Durante la pandemia, la startup ha adattato il proprio programma di rewards alle nuove necessità degli utenti, moltiplicando i punti per i dollari spesi nel food delivery o nelle app che favoriscono il lavoro da remoto come Zoom o Slack.

 Tre anni di crescita

Dalla sua fondazione nell’aprile 2017, Brex è cresciuta rapidamente ed è riuscita a imporsi sul mercato fintech americano, raggiungendo a novembre 2020 una valutazione di $3 miliardi.

Secondo Crunchbase, la startup ha attualmente raccolto più di $700 milioni in 10 round di investimenti, l’ultimo dei quali, di Serie C, conclusosi a maggio 2020 per $150 milioni. Tra i principali sostenitori troviamo Combinator Y, l’incubatore che ha sostenuto il progetto fin dal principio, Credit Suisse, DST Global o Kleiner Perkins. Su Brex ha anche investito G Squared,  gestore di fondi di venture capital statunitense focalizzato sulle società con opportunità di crescita nel settore tecnologico globale.

Lo scorso marzo, poi, Brex ha acquisito tre compagnie tech: Neji, Compose Labs e Landria, attive in diversi ambiti tra cui sistemi cloud, data engineering e Software as a Service (SaaS).

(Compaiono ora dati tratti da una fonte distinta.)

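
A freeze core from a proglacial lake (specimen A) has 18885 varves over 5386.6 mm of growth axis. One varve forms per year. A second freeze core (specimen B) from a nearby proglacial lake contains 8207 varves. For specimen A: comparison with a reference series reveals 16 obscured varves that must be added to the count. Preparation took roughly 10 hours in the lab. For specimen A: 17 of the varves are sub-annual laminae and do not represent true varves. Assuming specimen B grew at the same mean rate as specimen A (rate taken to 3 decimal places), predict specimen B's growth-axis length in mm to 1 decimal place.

2339.0 mm

Specimen A: adjusted count: 18885 − 17 + 16 = 18884 varves.
A: Extension rate ≈ 5386.6 / 18884 = 0.285 mm per year.
Length of B = 0.285 × 8207 = 2339.0 mm.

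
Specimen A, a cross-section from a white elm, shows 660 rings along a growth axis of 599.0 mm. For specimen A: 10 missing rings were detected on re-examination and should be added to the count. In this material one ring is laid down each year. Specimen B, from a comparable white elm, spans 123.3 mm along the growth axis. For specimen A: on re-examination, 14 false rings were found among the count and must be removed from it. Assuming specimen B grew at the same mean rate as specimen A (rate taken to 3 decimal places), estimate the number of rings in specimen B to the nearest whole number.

135 rings

Specimen A: correcting the raw count gives 660 − 14 + 10 = 656 true rings.
A: Mean rate = 599.0 mm / 656 years ≈ 0.913 mm/yr.
Specimen B: 123.3 mm / 0.913 mm per year = 135.05 years ≈ 135 rings.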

La pandemia di Covid-19 ha di certo avuto un impatto sulle attività di Brex che, offrendo carte aziendali, ha sofferto a causa dei numerosi licenziamenti a cui molte compagnie sono state costrette. Brex ha spostato tutte le proprie attività online, tanto che i due co-founder Franceschi e Dubugras hanno lasciato San Francisco, dove ha sede l’azienda, per trasferirsi a Los Angeles.

“Verso marzo e aprile abbiamo visto un calo nei nostri volumi, anche perché tutto il mondo T&E [Travel and Expenses] era fermo. Verso giugno, però, le spese medie dei nostri clienti hanno cominciato a risalire” ha detto Dubugras durante un’intervista con Yahoo Finance. “Era piuttosto strano, perché le persone uscivano ancora raramente, ma hanno ripreso a investire in campo software, SaaS, server o advertising” ha aggiunto.

Dubugras ha grandi speranze per l’anno appena cominciato: “Il peggio è passato, e siamo in una fase di recupero […] Credo personalmente che il 2021 sarà un anno molto importante per il settore tech”.